Announcing the budget in the National Assembly, Finance Minister Muhammad Aurangzeb outlined a series of measures targeting individuals who fail to file income tax returns. Under the proposed rules, non-filers would be barred from purchasing vehicles, acquiring property, investing in mutual funds or securities, and even opening bank accounts.
“These restrictions are aimed at pushing more people into the tax net and curbing undocumented financial activity,” Aurangzeb said.
The budget also proposes raising the advance tax on cash withdrawals by non-filers from 0.6% to 1%, further tightening pressure on those operating outside the tax-ambit.
In a significant policy shift, Aurangzeb signaled that the government may eventually eliminate the filer/non-filer distinction altogether, moving toward a system where only tax-compliant individuals can access key financial services.
“These steps reflect our commitment to expanding the tax base and improving compliance,” he stated. “It should no longer be easy to stay outside the formal tax system.”
While non-filers face growing restrictions, salaried workers will see meaningful relief under the new budget. The government has proposed broad-based reductions in income tax rates to ease the financial burden on wage earners, who have long shouldered a disproportionate share of taxation.
The largest benefit will go to those earning up to Rs2.2 million annually, with the minimum tax rate dropping from 15% to 11%. Individuals earning between Rs600,000 and Rs1.2 million will see their tax rate cut from 5% to 2.5%.
Higher earners are also set to gain. Those with annual incomes between Rs2.2 million and Rs3.2 million will have their tax rate reduced from 25% to 23%.

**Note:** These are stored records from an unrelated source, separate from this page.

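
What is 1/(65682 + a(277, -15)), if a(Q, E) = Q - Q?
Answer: 1/65682 ≈ 1.5225e-5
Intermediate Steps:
a(Q, E) = 0
1/(65682 + a(277, -15)) = 1/(65682 + 0) = 1/65682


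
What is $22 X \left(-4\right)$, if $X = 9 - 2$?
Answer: $-616$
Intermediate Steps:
$X = 7$ ($X = 9 - 2 = 7$)
$22 X \left(-4\right) = 22 \cdot 7 \left(-4\right) = 154 \left(-4\right) = -616$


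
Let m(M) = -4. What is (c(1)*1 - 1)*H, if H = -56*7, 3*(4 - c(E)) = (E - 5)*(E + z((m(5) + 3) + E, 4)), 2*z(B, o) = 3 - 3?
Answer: -5096/3 ≈ -1698.7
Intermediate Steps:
z(B, o) = 0 (z(B, o) = (3 - 3)/2 = (½)*0 = 0)
c(E) = 4 - E*(-5 + E)/3 (c(E) = 4 - (E - 5)*(E + 0)/3 = 4 - (-5 + E)*E/3 = 4 - E*(-5 + E)/3)
H = -392
(c(1)*1 - 1)*H = ((4 - ⅓*1² + (5/3)*1)*1 - 1)*(-392) = ((4 - ⅓*1 + 5/3)*1 - 1)*(-392) = ((4 - ⅓ + 5/3)*1 - 1)*(-392) = ((16/3)*1 - 1)*(-392) = (16/3 - 1)*(-392) = (13/3)*(-392) = -5096/3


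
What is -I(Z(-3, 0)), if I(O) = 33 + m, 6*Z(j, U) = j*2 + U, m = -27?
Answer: -6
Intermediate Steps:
Z(j, U) = j/3 + U/6 (Z(j, U) = (j*2 + U)/6 = (2*j + U)/6 = (U + 2*j)/6 = j/3 + U/6)
I(O) = 6 (I(O) = 33 - 27 = 6)
-I(Z(-3, 0)) = -1*6 = -6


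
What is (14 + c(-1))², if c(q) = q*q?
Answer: 225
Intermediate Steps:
c(q) = q²
(14 + c(-1))² = (14 + (-1)²)² = (14 + 1)² = 15² = 225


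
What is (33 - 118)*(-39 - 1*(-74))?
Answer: -2975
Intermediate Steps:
(33 - 118)*(-39 - 1*(-74)) = -85*(-39 + 74) = -85*35 = -2975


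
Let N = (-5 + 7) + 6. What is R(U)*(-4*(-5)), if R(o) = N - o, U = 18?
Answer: -200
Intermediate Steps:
N = 8 (N = 2 + 6 = 8)
R(o) = 8 - o
R(U)*(-4*(-5)) = (8 - 1*18)*(-4*(-5)) = (8 - 18)*20 = -10*20 = -200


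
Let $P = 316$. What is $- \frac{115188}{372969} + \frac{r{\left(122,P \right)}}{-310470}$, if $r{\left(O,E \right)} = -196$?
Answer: $- \frac{68370338}{221830815} \approx -0.30821$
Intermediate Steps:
$- \frac{115188}{372969} + \frac{r{\left(122,P \right)}}{-310470} = - \frac{115188}{372969} - \frac{196}{-310470} = \left(-115188\right) \frac{1}{372969} - - \frac{98}{155235} = - \frac{1324}{4287} + \frac{98}{155235} = - \frac{68370338}{221830815}$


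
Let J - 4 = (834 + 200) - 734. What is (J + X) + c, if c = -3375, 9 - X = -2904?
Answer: -158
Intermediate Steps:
X = 2913 (X = 9 - 1*(-2904) = 9 + 2904 = 2913)
J = 304 (J = 4 + ((834 + 200) - 734) = 4 + (1034 - 734) = 4 + 300 = 304)
(J + X) + c = (304 + 2913) - 3375 = 3217 - 3375 = -158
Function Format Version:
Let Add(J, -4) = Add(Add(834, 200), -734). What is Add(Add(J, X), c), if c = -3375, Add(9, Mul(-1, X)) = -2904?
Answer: -158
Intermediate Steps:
X = 2913 (X = Add(9, Mul(-1, -2904)) = Add(9, 2904) = 2913)
J = 304 (J = Add(4, Add(Add(834, 200), -734)) = Add(4, Add(1034, -734)) = Add(4, 300) = 304)
Add(Add(J, X), c) = Add(Add(304, 2913), -3375) = Add(3217, -3375) = -158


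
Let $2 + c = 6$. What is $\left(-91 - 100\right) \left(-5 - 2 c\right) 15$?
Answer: $37245$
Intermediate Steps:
$c = 4$ ($c = -2 + 6 = 4$)
$\left(-91 - 100\right) \left(-5 - 2 c\right) 15 = \left(-91 - 100\right) \left(-5 - 8\right) 15 = - 191 \left(-5 - 8\right) 15 = - 191 \left(\left(-13\right) 15\right) = \left(-191\right) \left(-195\right) = 37245$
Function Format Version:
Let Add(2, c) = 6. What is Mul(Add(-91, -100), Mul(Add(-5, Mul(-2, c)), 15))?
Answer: 37245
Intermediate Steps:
c = 4 (c = Add(-2, 6) = 4)
Mul(Add(-91, -100), Mul(Add(-5, Mul(-2, c)), 15)) = Mul(Add(-91, -100), Mul(Add(-5, Mul(-2, 4)), 15)) = Mul(-191, Mul(Add(-5, -8), 15)) = Mul(-191, Mul(-13, 15)) = Mul(-191, -195) = 37245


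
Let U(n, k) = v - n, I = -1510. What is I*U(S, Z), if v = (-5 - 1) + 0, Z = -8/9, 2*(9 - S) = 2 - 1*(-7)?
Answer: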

Aurangzeb emphasized that these changes are designed not just to provide relief but to better align incomes with inflation, simplify the tax structure, and promote fairness.
“Supporting the salaried class has been a clear priority of Prime Minister Shehbaz Sharif,” he noted.
Together, the dual approach of easing the burden on compliant taxpayers while tightening the noose on non-filers signals a bold shift in Pakistan’s fiscal policy — one aimed at formalizing the economy and ensuring broader participation in the national tax system.